Al di là delle uova di cioccolato, dei pulcini, dei fiori di pesco, non rimane molto.
Il più grande evento cristiano, la resurrezione di Gesù, appare cosa lontana, tanto che si fa di tutto per neutralizzarla e renderne equivoco il significato: si progettano vacanze, gite fuoriporta, competizioni sportive… soprattutto è cosa che non interessa.
D’altronde anche i Vangeli testimoniano la fatica di questa fede.
Già la croce era “scandalo per i Giudei e follia per i Greci”, ma peggio è la resurrezione, se ci atteniamo alla testimonianza degli Atti degli Apostoli, quando Paolo nell’Areopago deve subire uno scacco quasi totale di fronte agli Ateniesi che, all’annuncio del Risorto, rispondono: “Ti sentiremo un’altra volta” ( At17,32).
L’evento ella resurrezione rimane misterioso. Appartiene all’orizzonte di Dio.
Non per questo non è accessibile.
Ciò che si vede è il sepolcro vuoto. La sola esperienza è quella dell’assenza.
Comunque nessuno l’ha raccontato.
Ciò che si vede è il sepolcro vuoto.
La sola esperienza è quella dell’assenza.
Le pie donne, scrive Marco, nel primo giorno dopo il sabato, davanti alla grande pietra ribaltata, “fuggirono piene di spavento” e neppure ascoltarono ciò che “il giovane vestito di bianco” diceva loro: “Voi cercate Gesù il Nazareno, il Crocifisso. È risorto, non è qui”.
“Ma esse andarono via in fretta dal sepolcro e non dissero niente a nessuno, perché erano piene di paura”. (Mc 16,8)
Così, bruscamente, termina il Vangelo di Marco.
Eppure c’è il centurione, un anonimo soldato romano, che comprende: “Veramente quest’uomo era figlio di Dio”.
Un pagano, non un giudeo, non un discepolo, non come Maria di Magdala che insieme alle donne si recava alla tomba con gli aromi per imbalsamare Gesù e così “rinchiuderlo” per sempre consegnandolo ai posteri.
Ancora oggi, e forse sempre, il fraintendimento delle donne è in agguato e ci fa capire quanto difficile sia la fede, quando vogliamo sistemare Cristo dentro i nostri parametri e ridurre la novità della resurrezione negli schemi delle proprie precomprensioni.
Paurosi non si testimonia.
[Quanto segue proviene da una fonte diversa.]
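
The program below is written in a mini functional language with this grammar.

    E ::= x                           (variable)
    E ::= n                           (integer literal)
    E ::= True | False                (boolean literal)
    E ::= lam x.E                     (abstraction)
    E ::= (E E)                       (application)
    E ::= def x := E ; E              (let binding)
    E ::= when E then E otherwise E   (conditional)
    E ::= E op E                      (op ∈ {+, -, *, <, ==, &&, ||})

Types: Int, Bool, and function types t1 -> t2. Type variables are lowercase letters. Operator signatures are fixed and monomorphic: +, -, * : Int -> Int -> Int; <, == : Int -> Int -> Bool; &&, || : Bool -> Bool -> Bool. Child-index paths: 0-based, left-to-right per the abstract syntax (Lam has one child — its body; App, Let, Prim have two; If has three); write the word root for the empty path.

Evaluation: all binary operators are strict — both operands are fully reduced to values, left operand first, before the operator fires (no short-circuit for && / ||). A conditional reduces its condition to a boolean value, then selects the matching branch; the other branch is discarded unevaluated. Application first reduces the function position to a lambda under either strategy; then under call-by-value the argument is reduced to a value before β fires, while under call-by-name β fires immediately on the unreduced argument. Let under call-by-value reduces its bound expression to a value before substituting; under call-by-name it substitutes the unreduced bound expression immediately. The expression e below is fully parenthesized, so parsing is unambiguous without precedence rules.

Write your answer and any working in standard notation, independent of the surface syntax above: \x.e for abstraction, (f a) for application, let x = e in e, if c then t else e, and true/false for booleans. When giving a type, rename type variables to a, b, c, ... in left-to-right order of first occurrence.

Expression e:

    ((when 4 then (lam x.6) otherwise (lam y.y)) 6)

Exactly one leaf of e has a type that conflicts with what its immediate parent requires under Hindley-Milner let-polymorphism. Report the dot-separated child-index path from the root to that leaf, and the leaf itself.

Answer: 0.0 : 4

Trace:
  unify Int ~ Bool
  FAIL: mismatch Int ~ Bool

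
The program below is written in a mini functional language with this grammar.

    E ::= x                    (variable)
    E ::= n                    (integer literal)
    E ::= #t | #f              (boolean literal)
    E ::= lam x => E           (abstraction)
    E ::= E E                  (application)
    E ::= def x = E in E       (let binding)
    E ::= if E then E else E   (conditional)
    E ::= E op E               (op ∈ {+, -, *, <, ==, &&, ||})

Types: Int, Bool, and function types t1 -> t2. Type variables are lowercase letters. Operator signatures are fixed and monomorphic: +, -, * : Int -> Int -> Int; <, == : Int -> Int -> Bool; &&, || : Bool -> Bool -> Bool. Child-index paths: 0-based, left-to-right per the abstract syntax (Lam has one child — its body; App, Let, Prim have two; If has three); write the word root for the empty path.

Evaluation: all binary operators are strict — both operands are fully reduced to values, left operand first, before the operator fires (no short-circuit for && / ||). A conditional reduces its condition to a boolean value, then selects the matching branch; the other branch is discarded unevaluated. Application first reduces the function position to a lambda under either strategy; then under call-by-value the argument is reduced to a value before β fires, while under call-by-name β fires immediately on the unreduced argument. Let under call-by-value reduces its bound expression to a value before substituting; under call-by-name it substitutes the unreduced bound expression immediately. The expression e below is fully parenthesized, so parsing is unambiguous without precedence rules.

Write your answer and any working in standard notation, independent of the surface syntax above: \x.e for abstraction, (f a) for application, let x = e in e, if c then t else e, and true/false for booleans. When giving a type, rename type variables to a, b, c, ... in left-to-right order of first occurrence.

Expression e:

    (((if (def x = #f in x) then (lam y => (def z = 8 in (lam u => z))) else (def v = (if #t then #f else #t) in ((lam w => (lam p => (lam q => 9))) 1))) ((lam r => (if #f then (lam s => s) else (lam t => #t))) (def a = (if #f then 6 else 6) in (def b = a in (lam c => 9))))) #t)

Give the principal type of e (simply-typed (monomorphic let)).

Trace:
let x : Bool
x : Bool
  unify Bool ~ Bool
let z : Int
z : Int
\u._ : b -> Int
\y._ : a -> b -> Int
  unify Bool ~ Bool
  unify Bool ~ Bool
let v : Bool
\q._ : e -> Int
\p._ : d -> e -> Int
\w._ : c -> d -> e -> Int
  unify c -> d -> e -> Int ~ Int -> f
  unify c ~ Int
  unify d -> e -> Int ~ f
_ _ : d -> e -> Int
  unify a -> b -> Int ~ d -> e -> Int
  unify a ~ d
  unify b -> Int ~ e -> Int
  unify b ~ e
  unify Int ~ Int
  unify Bool ~ Bool
s : h
\s._ : h -> h
\t._ : i -> Bool
  unify h -> h ~ i -> Bool
  unify h ~ i
  unify i ~ Bool
\r._ : g -> Bool -> Bool
  unify Bool ~ Bool
  unify Int ~ Int
let a : Int
a : Int
let b : Int
\c._ : j -> Int
  unify g -> Bool -> Bool ~ (j -> Int) -> k
  unify g ~ j -> Int
  unify Bool -> Bool ~ k
_ _ : Bool -> Bool
  unify d -> e -> Int ~ (Bool -> Bool) -> l
  unify d ~ Bool -> Bool
  unify e -> Int ~ l
_ _ : e -> Int
  unify e -> Int ~ Bool -> m
  unify e ~ Bool
  unify Int ~ m
_ _ : Int

Answer: Int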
Arroccati non si annuncia. Chiusi in se stessi non si comunica
La soluzione diventa la chiusura: si costruiscono barricate interiori, si alzano steccati. Ci si rinchiude in norme e prescrizioni, svuotate della potenza dello Spirito, o ancora, ci si erge con arroganza quale detentori della verità, anziché diventare continui cercatori.
Ma paurosi non si testimonia.
Arroccati non si annuncia.
Chiusi in se stessi non si comunica.
“Egli vi precede in Galilea” (Mc 16,7).
C’è un futuro da affrontare, c’è una storia che continua, la nostra vita da convertire.
Nessuna unzione di cadavere, ma la gioia della bella notizia da testimoniare.
C’è soprattutto un corpo da cercare, il corpo del Risorto nei corpi di tanti poveri, oppressi, sofferenti e vittime della storia. Un corpo, non un fantasma o un puro spirito. Altrimenti la fede diventa una fuga spiritualistica, che non ha niente a che vedere con la concretezza della fede ebraico-cristiana.
C’è da cercare il corpo del Risorto nei corpi di tanti poveri, oppressi, sofferenti e vittime della storia
Il Cristo va seguito, conosciuto, toccato, amato, dentro le nostre vite ferite, le nostre relazioni spesso faticose e lacerate, dentro la nostra carne umana che vive sotto il segno multiforme del limite.
Questa è la fede pasquale: non una luce abbagliante che risolve una volta per tutte la nostra cecità, ma una ricerca umile senza presunzioni, senza arroganza, ma nell’obbedienza alla Parola che è l’incontro con il Risorto nel corpo offeso dei nostri fratelli.